🤖 AI Summary
To address the challenges of quantifying uncertainty, elucidating knowledge evolution mechanisms, and assessing prediction reliability after fine-tuning large language models (LLMs), this paper proposes a Bayesian posterior approximation method based on LoRA adapter ensembles. It is the first to integrate low-rank adapter ensembles with variational posterior approximation, enabling efficient and interpretable uncertainty modeling. Evaluated on Mistral-7B, the method quantitatively characterizes the dynamic trade-off between prior knowledge retention and domain adaptation during fine-tuning, revealing the counterintuitive phenomenon that acquired knowledge remains strongly preserved even in overfitting regimes.

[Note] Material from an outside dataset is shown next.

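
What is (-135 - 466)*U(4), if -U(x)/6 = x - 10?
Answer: -21636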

Comprehensive evaluation on multiple-choice benchmarks—including MMLU, ARC, and HellaSwag—demonstrates significant improvements in uncertainty calibration accuracy and predictive confidence assessment.
📝 Abstract
Fine-tuning large language models can improve task specific performance, although a general understanding of what the fine-tuned model has learned, forgotten and how to trust its predictions is still missing. We derive principled uncertainty quantification for fine-tuned LLMs with posterior approximations using computationally efficient low-rank adaptation ensembles. We analyze three common multiple-choice datasets using low-rank adaptation ensembles based on Mistral-7b, and draw quantitative and qualitative conclusions on their perceived complexity and balance between retained prior knowledge and domain specific adaptation during and after fine-tuning. We identify unexpected retention of acquired knowledge during fine-tuning in the overfitting regime.